Errors that involve one’s surname, birth year, legitimacy status, or nationality are considered substantial. The LCR cannot decide on these. Only a judge can decide because these are changes will have far-reaching implications. Therefore, evidence must be presented in court, and the public must be given a chance to oppose.

Birth year is substantial, because it will affect the date that a person reaches the age of majority. Majority age is important in doing certain acts, such as entering into contracts, voting or getting married.

Corrections in the surname are substantial because this can affect one’s relationships. These also affect certain rights such as the right to receive support and to inherit. Even when the error in the spelling of a surname is merely typographical; this matter has to come before the judge.


What are the requirements for administrative correction?

As mentioned, you have to submit an affidavit to the LCR explaining the error and the corrections desired. You must also cause  a notice of your application to be published. This will be published in a newspaper of general circulation. It must be published at least once a week for two consecutive weeks.
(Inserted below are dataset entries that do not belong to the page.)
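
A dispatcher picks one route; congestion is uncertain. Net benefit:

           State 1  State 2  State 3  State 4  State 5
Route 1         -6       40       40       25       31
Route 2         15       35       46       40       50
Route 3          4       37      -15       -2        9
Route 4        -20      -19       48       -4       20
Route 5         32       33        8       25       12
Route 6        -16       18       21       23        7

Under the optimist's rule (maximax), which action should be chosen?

Route 2

Row maxima: Route 1=40, Route 2=50, Route 3=37, Route 4=48, Route 5=33, Route 6=23
Best best-case = 50 → Route 2.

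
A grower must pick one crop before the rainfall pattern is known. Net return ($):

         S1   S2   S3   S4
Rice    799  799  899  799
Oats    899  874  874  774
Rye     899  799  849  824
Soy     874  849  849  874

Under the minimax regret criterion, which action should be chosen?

Soy

Column bests: S1=899, S2=874, S3=899, S4=874.
Rice regrets: 100, 75, 0, 75 → max 100
Oats regrets: 0, 0, 25, 100 → max 100
Rye regrets: 0, 75, 50, 50 → max 75
Soy regrets: 25, 25, 50, 0 → max 50
Smallest max regret = 50 → Soy.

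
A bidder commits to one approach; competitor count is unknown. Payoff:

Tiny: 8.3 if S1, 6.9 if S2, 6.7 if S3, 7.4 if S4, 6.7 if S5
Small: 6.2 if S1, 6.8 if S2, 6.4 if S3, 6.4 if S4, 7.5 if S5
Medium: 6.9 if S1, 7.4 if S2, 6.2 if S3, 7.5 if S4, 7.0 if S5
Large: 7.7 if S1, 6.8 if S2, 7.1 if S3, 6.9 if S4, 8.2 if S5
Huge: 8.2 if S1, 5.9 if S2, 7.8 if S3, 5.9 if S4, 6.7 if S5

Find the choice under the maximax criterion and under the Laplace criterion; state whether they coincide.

maximax → Tiny; laplace → Large (disagree)

Row maxima: Tiny=8.3, Small=7.5, Medium=7.5, Large=8.2, Huge=8.2
Best best-case = 8.3 → Tiny.
Row averages: Tiny=7.2, Small=6.66, Medium=7, Large=7.34, Huge=6.9
Highest average = 7.34 → Large.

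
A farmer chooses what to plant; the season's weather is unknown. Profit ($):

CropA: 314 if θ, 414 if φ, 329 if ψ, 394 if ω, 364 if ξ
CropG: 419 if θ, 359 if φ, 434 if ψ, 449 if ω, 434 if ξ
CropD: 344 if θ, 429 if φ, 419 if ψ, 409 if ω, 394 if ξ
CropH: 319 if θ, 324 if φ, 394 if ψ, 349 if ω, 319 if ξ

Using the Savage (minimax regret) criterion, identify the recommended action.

Column bests: θ=419, φ=429, ψ=434, ω=449, ξ=434.
CropA regrets: 105, 15, 105, 55, 70 → max 105
CropG regrets: 0, 70, 0, 0, 0 → max 70
CropD regrets: 75, 0, 15, 40, 40 → max 75
CropH regrets: 100, 105, 40, 100, 115 → max 115
Smallest max regret = 70 → CropG.

CropG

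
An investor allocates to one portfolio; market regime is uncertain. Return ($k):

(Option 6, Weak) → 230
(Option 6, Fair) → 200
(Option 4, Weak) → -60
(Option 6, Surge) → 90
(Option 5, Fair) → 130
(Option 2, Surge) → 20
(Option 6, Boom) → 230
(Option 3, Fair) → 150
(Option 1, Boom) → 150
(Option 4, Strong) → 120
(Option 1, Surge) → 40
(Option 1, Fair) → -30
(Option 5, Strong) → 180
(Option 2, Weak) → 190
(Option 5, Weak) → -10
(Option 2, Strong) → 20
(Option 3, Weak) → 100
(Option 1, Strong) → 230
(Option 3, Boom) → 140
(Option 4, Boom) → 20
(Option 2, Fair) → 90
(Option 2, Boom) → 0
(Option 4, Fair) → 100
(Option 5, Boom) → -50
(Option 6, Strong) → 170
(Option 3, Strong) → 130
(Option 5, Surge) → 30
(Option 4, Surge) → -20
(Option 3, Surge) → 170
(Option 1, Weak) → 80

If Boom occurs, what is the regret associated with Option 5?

Best payoff under Boom is 230.
Regret = 230 − (-50) = 280.

280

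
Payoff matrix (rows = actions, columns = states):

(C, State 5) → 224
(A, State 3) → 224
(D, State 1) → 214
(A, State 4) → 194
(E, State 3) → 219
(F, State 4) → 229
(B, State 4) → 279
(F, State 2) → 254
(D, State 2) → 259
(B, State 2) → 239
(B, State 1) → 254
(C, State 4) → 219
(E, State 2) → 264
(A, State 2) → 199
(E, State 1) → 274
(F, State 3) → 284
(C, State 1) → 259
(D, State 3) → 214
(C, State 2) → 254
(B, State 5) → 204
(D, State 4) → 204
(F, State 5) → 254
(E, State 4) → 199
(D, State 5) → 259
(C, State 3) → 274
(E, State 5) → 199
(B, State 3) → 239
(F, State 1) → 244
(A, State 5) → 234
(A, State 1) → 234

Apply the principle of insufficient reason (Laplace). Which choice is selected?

Row averages: A=217, B=243, C=246, D=230, E=231, F=253
Highest average = 253 → F.

F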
You also have to present a certified copy of the registry book containing the entry sought to be corrected. Moreover, you need at least two public or private documents showing the correct entries. Public documents include your driver’s license, NBI clearance or any other document issued by a government agency. Private documents include your school records or baptismal records.

If the wrong entries refer to your birth month, birth date (but not the year), or sex / gender, you must support your application with copies of the earliest school records, medical records, baptismal or other documents issued by religious authorities.

The rules are different for substantial corrections, which I will deal with in another post.